Quantitative analysis of tweet content unexpectedly exposed the ongoing proliferation of conspiracy-based misinformation on social media. The presence of keywords ‘gates,’ ‘propaganda,’ ‘plan’ or ‘plandemic,’ ‘hoax,’ ‘fauci,’ and others all increased substantially in the 2 months of data collection. Additionally, conspiracy themes were observed to overlap with others. For example, the presence of terms ‘ballot’ or ‘vote’ within the politics theme often coincided with the above conspiracy keywords; interestingly, users suggested that the emerging mpox outbreak was an engineered effort to return to mail-in voting and falsify election outcomes. In this same way, ‘wuhan’ from the COVID-19 theme often joined conspiracy keywords with users insinuating that the same lab that created and released the novel coronavirus released the circulating mpox virus. These findings affirm previous research on Twitter misinformation (Jin et al., 2014; Oyeyemi et al., 2014; Sharma et al., 2020), providing new insight into sociodigital patterns relating to infectious disease and the growing need to curb misinformation on digital platforms.
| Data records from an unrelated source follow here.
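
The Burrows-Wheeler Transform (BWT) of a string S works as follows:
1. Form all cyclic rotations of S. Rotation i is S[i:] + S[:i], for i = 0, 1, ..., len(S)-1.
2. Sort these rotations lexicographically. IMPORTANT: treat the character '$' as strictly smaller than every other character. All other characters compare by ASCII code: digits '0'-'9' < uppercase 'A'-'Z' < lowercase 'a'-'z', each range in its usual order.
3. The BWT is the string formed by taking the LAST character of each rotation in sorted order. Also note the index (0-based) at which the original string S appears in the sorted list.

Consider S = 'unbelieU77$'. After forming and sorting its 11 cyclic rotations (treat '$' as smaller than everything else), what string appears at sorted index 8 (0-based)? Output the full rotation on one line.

Answer: lieU77$unbe

Derivation:
All 11 rotations (rotation i = S[i:]+S[:i]):
  rot[0] = unbelieU77$
  rot[1] = nbelieU77$u
  rot[2] = belieU77$un
  rot[3] = elieU77$unb
  rot[4] = lieU77$unbe
  rot[5] = ieU77$unbel
  rot[6] = eU77$unbeli
  rot[7] = U77$unbelie
  rot[8] = 77$unbelieU
  rot[9] = 7$unbelieU7
  rot[10] = $unbelieU77
Sorted (with $ < everything):
  sorted[0] = $unbelieU77
  sorted[1] = 7$unbelieU7
  sorted[2] = 77$unbelieU
  sorted[3] = U77$unbelie
  sorted[4] = belieU77$un
  sorted[5] = eU77$unbeli
  sorted[6] = elieU77$unb
  sorted[7] = ieU77$unbel
  sorted[8] = lieU77$unbe
  sorted[9] = nbelieU77$u
  sorted[10] = unbelieU77$
sorted[8] = lieU77$unbe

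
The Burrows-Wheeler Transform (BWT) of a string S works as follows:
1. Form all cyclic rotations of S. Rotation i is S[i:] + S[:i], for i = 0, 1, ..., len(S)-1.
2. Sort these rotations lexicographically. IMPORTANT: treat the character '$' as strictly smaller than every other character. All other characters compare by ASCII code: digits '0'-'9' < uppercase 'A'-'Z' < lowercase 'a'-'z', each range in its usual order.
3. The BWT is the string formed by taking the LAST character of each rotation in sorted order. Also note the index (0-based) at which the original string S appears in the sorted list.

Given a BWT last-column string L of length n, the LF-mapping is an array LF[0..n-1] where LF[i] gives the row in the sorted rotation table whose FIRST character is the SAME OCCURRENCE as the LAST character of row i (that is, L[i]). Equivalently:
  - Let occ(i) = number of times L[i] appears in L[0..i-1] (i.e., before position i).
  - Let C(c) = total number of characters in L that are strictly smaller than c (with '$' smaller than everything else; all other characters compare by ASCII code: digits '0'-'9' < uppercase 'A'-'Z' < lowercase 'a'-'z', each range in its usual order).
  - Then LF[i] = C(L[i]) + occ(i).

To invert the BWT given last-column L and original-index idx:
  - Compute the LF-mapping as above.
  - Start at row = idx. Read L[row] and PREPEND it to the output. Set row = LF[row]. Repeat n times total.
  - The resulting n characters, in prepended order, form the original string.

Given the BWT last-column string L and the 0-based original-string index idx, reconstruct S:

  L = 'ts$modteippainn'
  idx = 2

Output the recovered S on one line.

Answer: disappointment$

Derivation:
LF mapping: 13 12 0 6 9 2 14 3 4 10 11 1 5 7 8
Walk LF starting at row 2, prepending L[row]:
  step 1: row=2, L[2]='$', prepend. Next row=LF[2]=0
  step 2: row=0, L[0]='t', prepend. Next row=LF[0]=13
  step 3: row=13, L[13]='n', prepend. Next row=LF[13]=7
  step 4: row=7, L[7]='e', prepend. Next row=LF[7]=3
  step 5: row=3, L[3]='m', prepend. Next row=LF[3]=6
  step 6: row=6, L[6]='t', prepend. Next row=LF[6]=14
  step 7: row=14, L[14]='n', prepend. Next row=LF[14]=8
  step 8: row=8, L[8]='i', prepend. Next row=LF[8]=4
  step 9: row=4, L[4]='o', prepend. Next row=LF[4]=9
  step 10: row=9, L[9]='p', prepend. Next row=LF[9]=10
  step 11: row=10, L[10]='p', prepend. Next row=LF[10]=11
  step 12: row=11, L[11]='a', prepend. Next row=LF[11]=1
  step 13: row=1, L[1]='s', prepend. Next row=LF[1]=12
  step 14: row=12, L[12]='i', prepend. Next row=LF[12]=5
  step 15: row=5, L[5]='d', prepend. Next row=LF[5]=2
Reversed output: disappointment$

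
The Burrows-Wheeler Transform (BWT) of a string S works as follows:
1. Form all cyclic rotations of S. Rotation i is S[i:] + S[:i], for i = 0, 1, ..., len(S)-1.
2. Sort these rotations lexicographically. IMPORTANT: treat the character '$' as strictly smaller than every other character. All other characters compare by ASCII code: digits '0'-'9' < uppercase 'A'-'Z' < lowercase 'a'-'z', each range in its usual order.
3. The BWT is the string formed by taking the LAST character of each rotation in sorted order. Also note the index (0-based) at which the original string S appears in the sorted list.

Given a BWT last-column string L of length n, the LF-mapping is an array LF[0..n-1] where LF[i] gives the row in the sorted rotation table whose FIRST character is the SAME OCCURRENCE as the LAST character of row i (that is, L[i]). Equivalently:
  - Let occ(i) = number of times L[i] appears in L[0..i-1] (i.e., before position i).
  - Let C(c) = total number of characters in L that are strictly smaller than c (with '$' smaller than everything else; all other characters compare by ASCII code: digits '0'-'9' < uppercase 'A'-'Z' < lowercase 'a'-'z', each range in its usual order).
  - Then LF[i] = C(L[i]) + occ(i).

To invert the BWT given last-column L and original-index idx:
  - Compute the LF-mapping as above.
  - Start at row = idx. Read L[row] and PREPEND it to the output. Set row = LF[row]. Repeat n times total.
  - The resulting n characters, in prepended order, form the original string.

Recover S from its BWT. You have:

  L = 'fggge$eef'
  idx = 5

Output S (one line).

Answer: fgegegef$

Derivation:
LF mapping: 4 6 7 8 1 0 2 3 5
Walk LF starting at row 5, prepending L[row]:
  step 1: row=5, L[5]='$', prepend. Next row=LF[5]=0
  step 2: row=0, L[0]='f', prepend. Next row=LF[0]=4
  step 3: row=4, L[4]='e', prepend. Next row=LF[4]=1
  step 4: row=1, L[1]='g', prepend. Next row=LF[1]=6
  step 5: row=6, L[6]='e', prepend. Next row=LF[6]=2
  step 6: row=2, L[2]='g', prepend. Next row=LF[2]=7
  step 7: row=7, L[7]='e', prepend. Next row=LF[7]=3
  step 8: row=3, L[3]='g', prepend. Next row=LF[3]=8
  step 9: row=8, L[8]='f', prepend. Next row=LF[8]=5
Reversed output: fgegegef$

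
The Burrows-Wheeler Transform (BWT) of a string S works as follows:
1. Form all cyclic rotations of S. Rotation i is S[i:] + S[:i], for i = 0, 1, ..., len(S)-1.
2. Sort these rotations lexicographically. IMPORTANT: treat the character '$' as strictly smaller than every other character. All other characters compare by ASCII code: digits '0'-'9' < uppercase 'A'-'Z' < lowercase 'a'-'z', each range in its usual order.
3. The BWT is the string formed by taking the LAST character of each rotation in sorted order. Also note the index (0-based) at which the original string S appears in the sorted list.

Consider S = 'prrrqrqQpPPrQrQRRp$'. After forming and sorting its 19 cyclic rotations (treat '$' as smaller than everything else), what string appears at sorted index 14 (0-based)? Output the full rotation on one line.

Answer: rQrQRRp$prrrqrqQpPP

Derivation:
All 19 rotations (rotation i = S[i:]+S[:i]):
  rot[0] = prrrqrqQpPPrQrQRRp$
  rot[1] = rrrqrqQpPPrQrQRRp$p
  rot[2] = rrqrqQpPPrQrQRRp$pr
  rot[3] = rqrqQpPPrQrQRRp$prr
  rot[4] = qrqQpPPrQrQRRp$prrr
  rot[5] = rqQpPPrQrQRRp$prrrq
  rot[6] = qQpPPrQrQRRp$prrrqr
  rot[7] = QpPPrQrQRRp$prrrqrq
  rot[8] = pPPrQrQRRp$prrrqrqQ
  rot[9] = PPrQrQRRp$prrrqrqQp
  rot[10] = PrQrQRRp$prrrqrqQpP
  rot[11] = rQrQRRp$prrrqrqQpPP
  rot[12] = QrQRRp$prrrqrqQpPPr
  rot[13] = rQRRp$prrrqrqQpPPrQ
  rot[14] = QRRp$prrrqrqQpPPrQr
  rot[15] = RRp$prrrqrqQpPPrQrQ
  rot[16] = Rp$prrrqrqQpPPrQrQR
  rot[17] = p$prrrqrqQpPPrQrQRR
  rot[18] = $prrrqrqQpPPrQrQRRp
Sorted (with $ < everything):
  sorted[0] = $prrrqrqQpPPrQrQRRp
  sorted[1] = PPrQrQRRp$prrrqrqQp
  sorted[2] = PrQrQRRp$prrrqrqQpP
  sorted[3] = QRRp$prrrqrqQpPPrQr
  sorted[4] = QpPPrQrQRRp$prrrqrq
  sorted[5] = QrQRRp$prrrqrqQpPPr
  sorted[6] = RRp$prrrqrqQpPPrQrQ
  sorted[7] = Rp$prrrqrqQpPPrQrQR
  sorted[8] = p$prrrqrqQpPPrQrQRR
  sorted[9] = pPPrQrQRRp$prrrqrqQ
  sorted[10] = prrrqrqQpPPrQrQRRp$
  sorted[11] = qQpPPrQrQRRp$prrrqr
  sorted[12] = qrqQpPPrQrQRRp$prrr
  sorted[13] = rQRRp$prrrqrqQpPPrQ
  sorted[14] = rQrQRRp$prrrqrqQpPP
  sorted[15] = rqQpPPrQrQRRp$prrrq
  sorted[16] = rqrqQpPPrQrQRRp$prr
  sorted[17] = rrqrqQpPPrQrQRRp$pr
  sorted[18] = rrrqrqQpPPrQrQRRp$p
sorted[14] = rQrQRRp$prrrqrqQpPP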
Evidence shows there is a relationship between media framing and the construction of social paradigms (Adoni & Mane, 1984). The findings of this study offer insights and opportunities to address public attitudes to not only media providers but policymakers and public health decision-makers. First, media sources should be aware of the implications of word choice and interpretive issue framing. This capacity may create barriers to public health interventions like vaccination, testing, or even general awareness. As such, journalists must ensure that mpox frames are accurate and understanding and do not give rise to personal biases. To the author’s knowledge, this is the first study delving into the social realities of mpox in the United States. Greater work by anthropologists, sociologists, and other social scientists delving into meanings of mpox illness rather than the solely biological virus is necessary to the development of a clear picture of this ongoing outbreak.